Dans le décor chaotique d'une modernité violente placée sous le signe du marché libéral qui a pris ses quartiers en des lieux où, hier encore, sévissaient de tout autres moeurs et pratiques, sous les cieux plombés d'une ville immense dont la division fut l'un des symboles majeurs du XXe siècle, se déploie, tel un plan crypté (et cruellement poétique), l'impitoyable cartographie d'un monde aussi interdit d'authentique mémoire qu'il est assujetti au "devoir" de célébrer sans trêve cette dernière, quitte à la soumettre à une marchandisation aussi décomplexée que florissante.
Ecrit à "l'impersonnel" (au "on"), Mélancolie vandale (non sans dérision sous-titré : roman rose) propose avec cet hommage paradoxal et désabusé rendu à une ville emblématique, une vision de nos temps contemporains aussi désespérée que lucide.

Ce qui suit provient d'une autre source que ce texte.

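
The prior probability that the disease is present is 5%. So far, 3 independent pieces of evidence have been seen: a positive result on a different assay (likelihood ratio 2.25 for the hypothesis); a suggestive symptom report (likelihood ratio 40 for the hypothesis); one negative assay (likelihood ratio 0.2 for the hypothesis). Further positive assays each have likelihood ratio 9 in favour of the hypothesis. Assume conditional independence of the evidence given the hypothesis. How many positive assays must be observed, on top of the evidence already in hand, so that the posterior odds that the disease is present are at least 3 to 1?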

Tant il est vrai que, avec ce roman puissamment baroque, aussi tragique que farcesque, Jean-Yves Cendrey, en avatar de Jérôme Bosch (ou en passager sidéré embarqué sur quelque nef des fous), semble ici sonner l'alerte sur la renaissance possible de la "bête immonde", ce monstre familier aux multiples visages si prompt à prospérer, en temps de paix, sur tous les territoires abandonnés à sa férocité vorace.